Everyone wins with twin power plants
Lordstown and Trumbull County stand to lose hundreds of high-paid construction jobs as well as dozens of permanent plant jobs, along with millions of dollars in revenue to the local school district and other tax revenue if a second local power plant project is lost.
A dispute between the plant’s owner, Clean Energy Future LLC, and several investors could spoil plans to add a second $900 million twin plant to the one that already is well underway and expected to be completed by this summer. The towering first $900 million Lordstown Energy Center being built off Henn Parkway is visible to motorists traveling on state Route 45 in Lordstown.
Approval had been granted by the Ohio Power Siting Board for a twin power plant dubbed the Trumbull Energy Center and slated for construction adjacent to the first plant. The second plant also is expected to cost around $900 million, putting the total at a staggering $1.8 billion investment. That may well be the largest dollar investment ever made at one time in Trumbull County.
But a dispute that appears to be rooted in existing deed restrictions and what effect the second plant will have on operations at the first plant has disrupted plans.
The projects, a venture of Clean Energy Future LLC, are headed by William Siderewicz, and Clean Energy Future-Lordstown. The Macquarie Group is the lead owner of Clean Energy Future-Lordstown with around 70 percent ownership, according to court documents, while Siemens Financial Services Inc. owns 26 percent and Clean Energy Future LLC owns 4 percent.
Deed restrictions exist on the land where both plants would be built, which Clean Energy Future-Lordstown has not signed off on for the second plant. Before they acquiesce, however, they are seeking a study to show what impact development of the second plant might have on their first plant. That dispute and study are expected to delay the project.
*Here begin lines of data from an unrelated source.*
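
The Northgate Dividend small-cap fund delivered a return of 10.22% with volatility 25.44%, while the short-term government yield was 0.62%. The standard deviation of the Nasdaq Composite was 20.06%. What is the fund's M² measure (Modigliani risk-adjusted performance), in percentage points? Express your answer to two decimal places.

Sharpe = (Rp − Rf) / σp = (10.22% − 0.62%) / 25.44% = 0.3774
M² = Rf + Sharpe × σm = 0.62% + 0.3774 × 20.06% = 8.1906%

8.19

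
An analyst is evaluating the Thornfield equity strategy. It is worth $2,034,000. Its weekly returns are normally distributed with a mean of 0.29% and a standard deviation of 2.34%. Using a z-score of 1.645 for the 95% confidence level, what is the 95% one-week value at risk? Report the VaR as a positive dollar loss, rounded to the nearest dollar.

$72,396

Return at the 95% tail: μ − z·σ = 0.29% − 1.645 × 2.34% = 0.29 − 3.8493 = -3.5593%
VaR = −(-3.5593%) × $2,034,000 = 3.5593% × $2,034,000 = $72,396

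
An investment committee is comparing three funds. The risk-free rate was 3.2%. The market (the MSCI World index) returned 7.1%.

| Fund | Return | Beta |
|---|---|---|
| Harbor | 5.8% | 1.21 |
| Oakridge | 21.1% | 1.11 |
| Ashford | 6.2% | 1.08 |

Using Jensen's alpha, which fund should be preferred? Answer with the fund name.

Oakridge

Harbor: α = 5.8% − [3.2% + 1.21 × (7.1% − 3.2%)] = -2.119
Oakridge: α = 21.1% − [3.2% + 1.11 × (7.1% − 3.2%)] = 13.571
Ashford: α = 6.2% − [3.2% + 1.08 × (7.1% − 3.2%)] = -1.212
Highest: Oakridge (13.571).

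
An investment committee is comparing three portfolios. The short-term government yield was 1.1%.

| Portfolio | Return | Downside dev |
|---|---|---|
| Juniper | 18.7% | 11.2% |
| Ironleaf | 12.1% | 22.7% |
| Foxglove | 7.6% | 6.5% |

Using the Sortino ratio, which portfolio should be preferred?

Juniper

Juniper: Sortino ratio = (18.7% − 1.1%) / 11.2% = 1.571
Ironleaf: Sortino ratio = (12.1% − 1.1%) / 22.7% = 0.485
Foxglove: Sortino ratio = (7.6% − 1.1%) / 6.5% = 1.000
Highest: Juniper (1.571).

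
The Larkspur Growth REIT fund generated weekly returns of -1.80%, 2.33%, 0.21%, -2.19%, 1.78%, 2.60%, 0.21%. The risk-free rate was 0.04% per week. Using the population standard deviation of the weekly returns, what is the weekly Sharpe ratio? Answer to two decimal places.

0.23

r̄ = (-1.8 + 2.33 + 0.21 − 2.19 + 1.78 + 2.6 + 0.21) / 7 = 0.4486%
Σ(r − r̄)² = (-1.8 − 0.4486)² + (2.33 − 0.4486)² + (0.21 − 0.4486)² + … = 22.0731
σ = √[22.0731 / 7] = 1.7758%
Sharpe = (r̄ − rf) / σ = (0.4486 − 0.04) / 1.7758 = 0.4086 / 1.7758 = 0.2301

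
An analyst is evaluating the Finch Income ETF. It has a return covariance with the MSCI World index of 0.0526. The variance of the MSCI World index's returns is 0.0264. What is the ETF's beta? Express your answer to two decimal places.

β = Cov(Rp, Rm) / Var(Rm) = 0.0526 / 0.0264 = 1.9924

1.99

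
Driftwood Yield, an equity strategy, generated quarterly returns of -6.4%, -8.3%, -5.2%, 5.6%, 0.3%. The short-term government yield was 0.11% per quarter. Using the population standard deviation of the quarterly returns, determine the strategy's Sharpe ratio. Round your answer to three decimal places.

-0.573

Mean return μ = -14.00 / 5 = -2.8000%
Σ(r − μ)² = (-6.4 − (-2.8000))² + (-8.3 − (-2.8000))² + … = 129.1400
σ = √[129.1400 / 5] = 5.0821%
Sharpe = (μ − rf) / σ = (-2.8000 − 0.11) / 5.0821 = -2.9100 / 5.0821 = -0.5726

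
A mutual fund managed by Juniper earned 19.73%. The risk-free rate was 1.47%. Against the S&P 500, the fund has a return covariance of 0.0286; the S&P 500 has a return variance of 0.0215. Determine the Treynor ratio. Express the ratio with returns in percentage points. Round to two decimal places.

13.73

β = Cov / Var = 0.0286 / 0.0215 = 1.3302
Treynor = (Rp − Rf) / β = (19.73% − 1.47%) / 1.3302 = 18.26 / 1.3302 = 13.7273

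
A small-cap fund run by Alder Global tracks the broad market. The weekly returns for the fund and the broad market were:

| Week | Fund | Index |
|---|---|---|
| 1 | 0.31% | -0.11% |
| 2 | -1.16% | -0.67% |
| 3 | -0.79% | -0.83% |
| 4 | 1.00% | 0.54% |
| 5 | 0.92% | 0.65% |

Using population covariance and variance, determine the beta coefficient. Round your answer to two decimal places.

r̄p = 0.0560%,  r̄m = -0.0840%
Cov = Σ(rp − r̄p)(rm − r̄m) / 5 = 0.5121
Var(rm) = Σ(rm − r̄m)² / 5 = 0.3657
β = Cov / Var = 0.5121 / 0.3657 = 1.4003

1.40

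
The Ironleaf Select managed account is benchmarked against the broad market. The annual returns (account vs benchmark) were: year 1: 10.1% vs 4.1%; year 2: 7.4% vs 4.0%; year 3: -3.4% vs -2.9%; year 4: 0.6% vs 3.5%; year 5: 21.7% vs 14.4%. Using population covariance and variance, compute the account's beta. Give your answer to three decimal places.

1.475

r̄p = 7.2800%,  r̄m = 4.6200%
Cov = Σ(rp − r̄p)(rm − r̄m) / 5 = 45.4564
Var(rm) = Σ(rm − r̄m)² / 5 = 30.8216
β = Cov / Var = 45.4564 / 30.8216 = 1.4748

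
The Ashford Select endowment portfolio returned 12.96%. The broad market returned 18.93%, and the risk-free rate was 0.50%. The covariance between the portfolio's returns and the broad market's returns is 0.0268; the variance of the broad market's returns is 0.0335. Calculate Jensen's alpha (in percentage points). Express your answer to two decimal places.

-2.28

β = Cov / Var = 0.0268 / 0.0335 = 0.8000
E[R] = Rf + β(Rm − Rf) = 0.50% + 0.8000 × (18.93% − 0.50%) = 15.2440%
α = Rp − E[R] = 12.96% − 15.2440% = -2.2840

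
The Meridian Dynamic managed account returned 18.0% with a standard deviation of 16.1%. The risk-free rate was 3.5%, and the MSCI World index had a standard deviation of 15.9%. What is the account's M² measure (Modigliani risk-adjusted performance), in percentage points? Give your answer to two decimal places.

17.82

Sharpe = (Rp − Rf) / σp = (18.0% − 3.5%) / 16.1% = 0.9006
M² = Rf + Sharpe × σm = 3.5% + 0.9006 × 15.9% = 17.8195%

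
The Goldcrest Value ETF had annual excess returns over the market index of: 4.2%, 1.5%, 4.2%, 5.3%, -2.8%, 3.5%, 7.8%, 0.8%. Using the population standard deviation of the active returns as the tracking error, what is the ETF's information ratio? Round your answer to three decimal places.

μ = (4.2 + 1.5 + 4.2 + 5.3 − 2.8 + 3.5 + 7.8 + 0.8) / 8 = 3.0625%
Σ(r − μ)² = (4.2 − 3.0625)² + (1.5 − 3.0625)² + … = 72.1588
population σ = √(72.1588 / 8) = √9.0199 = 3.0033%
IR = μ / tracking error = 3.0625 / 3.0033 = 1.0197

1.020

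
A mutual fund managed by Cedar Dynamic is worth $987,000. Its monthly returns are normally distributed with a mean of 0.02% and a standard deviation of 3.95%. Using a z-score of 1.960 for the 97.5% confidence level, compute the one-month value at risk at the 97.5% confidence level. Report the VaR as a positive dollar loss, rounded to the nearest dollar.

$76,216

Return at the 97.5% tail: μ − z·σ = 0.02% − 1.960 × 3.95% = 0.02 − 7.7420 = -7.7220%
VaR = −(-7.7220%) × $987,000 = 7.7220% × $987,000 = $76,216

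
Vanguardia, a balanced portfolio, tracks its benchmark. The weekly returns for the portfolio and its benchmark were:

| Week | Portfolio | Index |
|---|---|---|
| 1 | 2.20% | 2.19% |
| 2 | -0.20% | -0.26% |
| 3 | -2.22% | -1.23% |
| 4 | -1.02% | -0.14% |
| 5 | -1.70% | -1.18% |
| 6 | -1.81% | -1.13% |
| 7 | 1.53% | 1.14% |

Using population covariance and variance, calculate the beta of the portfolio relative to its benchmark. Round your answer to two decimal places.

1.29

r̄p = -0.4600%,  r̄m = -0.0871%
Cov = Σ(rp − r̄p)(rm − r̄m) / 7 = 1.8940
Var(rm) = Σ(rm − r̄m)² / 7 = 1.4731
β = Cov / Var = 1.8940 / 1.4731 = 1.2857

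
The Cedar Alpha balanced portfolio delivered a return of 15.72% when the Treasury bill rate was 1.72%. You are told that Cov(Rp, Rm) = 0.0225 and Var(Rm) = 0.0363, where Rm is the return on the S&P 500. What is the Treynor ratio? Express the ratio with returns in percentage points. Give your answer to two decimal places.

β = Cov / Var = 0.0225 / 0.0363 = 0.6198
Treynor = (Rp − Rf) / β = (15.72% − 1.72%) / 0.6198 = 14.00 / 0.6198 = 22.5879

22.59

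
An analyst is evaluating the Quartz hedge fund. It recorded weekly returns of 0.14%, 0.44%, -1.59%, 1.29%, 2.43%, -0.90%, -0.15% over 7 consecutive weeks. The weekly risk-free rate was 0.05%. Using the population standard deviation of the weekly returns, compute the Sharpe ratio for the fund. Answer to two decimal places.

Mean return μ = 1.660 / 7 = 0.2371%
Σ(r − μ)² = (0.14 − 0.2371)² + (0.44 − 0.2371)² + (-1.59 − 0.2371)² + … = 10.7491
population σ = √(10.7491 / 7) = √1.5356 = 1.2392%
Sharpe = (μ − rf) / σ = (0.2371 − 0.05) / 1.2392 = 0.1871 / 1.2392 = 0.1510

0.15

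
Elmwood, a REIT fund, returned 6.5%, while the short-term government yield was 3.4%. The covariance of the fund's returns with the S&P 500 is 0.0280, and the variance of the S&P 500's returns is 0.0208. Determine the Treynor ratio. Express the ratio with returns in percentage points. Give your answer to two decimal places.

β = Cov / Var = 0.0280 / 0.0208 = 1.3462
Treynor = (Rp − Rf) / β = (6.5% − 3.4%) / 1.3462 = 3.10 / 1.3462 = 2.3028

2.30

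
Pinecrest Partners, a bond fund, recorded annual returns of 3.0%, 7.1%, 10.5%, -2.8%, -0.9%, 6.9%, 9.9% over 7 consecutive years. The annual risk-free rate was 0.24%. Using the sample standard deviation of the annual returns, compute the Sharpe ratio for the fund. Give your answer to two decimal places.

Mean return r̄ = 33.70 / 7 = 4.8143%
Sample std dev = √[161.6886 / 6] = 5.1912%
Sharpe = (r̄ − rf) / σ = (4.8143 − 0.24) / 5.1912 = 4.5743 / 5.1912 = 0.8812

0.88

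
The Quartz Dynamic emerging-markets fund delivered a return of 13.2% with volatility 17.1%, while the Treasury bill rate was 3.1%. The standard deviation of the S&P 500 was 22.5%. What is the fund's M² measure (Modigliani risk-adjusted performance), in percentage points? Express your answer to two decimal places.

16.39

Sharpe = (Rp − Rf) / σp = (13.2% − 3.1%) / 17.1% = 0.5906
M² = Rf + Sharpe × σm = 3.1% + 0.5906 × 22.5% = 16.3885%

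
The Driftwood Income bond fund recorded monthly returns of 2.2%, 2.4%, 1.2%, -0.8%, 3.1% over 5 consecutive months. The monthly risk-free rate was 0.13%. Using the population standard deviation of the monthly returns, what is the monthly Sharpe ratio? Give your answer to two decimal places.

1.10

μ = (2.2 + 2.4 + 1.2 − 0.8 + 3.1) / 5 = 1.6200%
Σ(r − μ)² = (2.2 − 1.6200)² + (2.4 − 1.6200)² + … = 9.1680
σ = √[9.1680 / 5] = 1.3541%
Sharpe = (μ − rf) / σ = (1.6200 − 0.13) / 1.3541 = 1.4900 / 1.3541 = 1.1004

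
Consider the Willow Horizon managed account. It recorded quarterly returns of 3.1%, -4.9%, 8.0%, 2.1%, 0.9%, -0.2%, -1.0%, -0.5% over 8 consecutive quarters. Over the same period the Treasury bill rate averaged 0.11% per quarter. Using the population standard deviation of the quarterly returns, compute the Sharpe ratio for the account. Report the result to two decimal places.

0.24

μ = (3.1 − 4.9 + 8 + 2.1 + 0.9 − 0.2 − 1 − 0.5) / 8 = 7.50 / 8 = 0.9375%
Population std dev = √[97.0988 / 8] = 3.4839%
Sharpe = (μ − rf) / σ = (0.9375 − 0.11) / 3.4839 = 0.8275 / 3.4839 = 0.2375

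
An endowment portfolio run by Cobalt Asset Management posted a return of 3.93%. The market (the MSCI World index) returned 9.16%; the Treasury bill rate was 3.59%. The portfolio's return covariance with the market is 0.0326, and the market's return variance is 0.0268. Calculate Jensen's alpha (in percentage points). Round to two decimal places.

-6.44

β = Cov / Var = 0.0326 / 0.0268 = 1.2164
E[R] = Rf + β(Rm − Rf) = 3.59% + 1.2164 × (9.16% − 3.59%) = 10.3653%
α = Rp − E[R] = 3.93% − 10.3653% = -6.4353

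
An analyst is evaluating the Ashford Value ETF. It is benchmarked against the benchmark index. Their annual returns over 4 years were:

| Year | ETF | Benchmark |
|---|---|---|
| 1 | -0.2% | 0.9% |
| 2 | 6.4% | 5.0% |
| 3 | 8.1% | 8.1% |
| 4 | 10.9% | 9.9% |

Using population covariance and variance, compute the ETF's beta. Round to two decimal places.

r̄p = 6.3000%,  r̄m = 5.9750%
Cov = Σ(rp − r̄p)(rm − r̄m) / 4 = 13.6925
Var(rm) = Σ(rm − r̄m)² / 4 = 11.6569
β = Cov / Var = 13.6925 / 11.6569 = 1.1746

1.17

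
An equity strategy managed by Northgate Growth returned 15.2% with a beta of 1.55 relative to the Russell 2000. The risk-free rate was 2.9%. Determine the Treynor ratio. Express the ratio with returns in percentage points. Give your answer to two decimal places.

7.94

Treynor = (Rp − Rf) / β = (15.2% − 2.9%) / 1.55 = 12.30 / 1.55 = 7.9355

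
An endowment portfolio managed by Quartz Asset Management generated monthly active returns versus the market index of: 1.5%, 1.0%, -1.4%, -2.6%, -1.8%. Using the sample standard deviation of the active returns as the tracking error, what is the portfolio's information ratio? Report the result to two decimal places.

-0.37

Mean return r̄ = -3.30 / 5 = -0.6600%
Σ(r − r̄)² = 13.0320; sample σ = √(13.0320/4) = 1.8050%
IR = r̄ / tracking error = -0.6600 / 1.8050 = -0.3657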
The question of impact is logical, and certainly the owners of the first plant are entitled to those answers. Still, we believe that as a savvy businessman, Siderewicz — Clean Energy Future’s president — would not have opened the door for a second plant had he not seen the opportunity for success in both plants.
Lordstown Mayor Arno Hill remains hopeful that the involved parties will work out the dispute and move forward with construction of the second plant.
We hope so, too.
Together, the plants would provide power to some 1.7 million Ohio homes and generate hundreds of local jobs for the skilled workers who will build the plants. Parent company Clean Energy Future LLC already has proven it wants to be a good neighbor.
We hope they move quickly to answer the questions and resolve the dispute.
At the end of the day, if it is proven that both plants will be successful, everyone wins.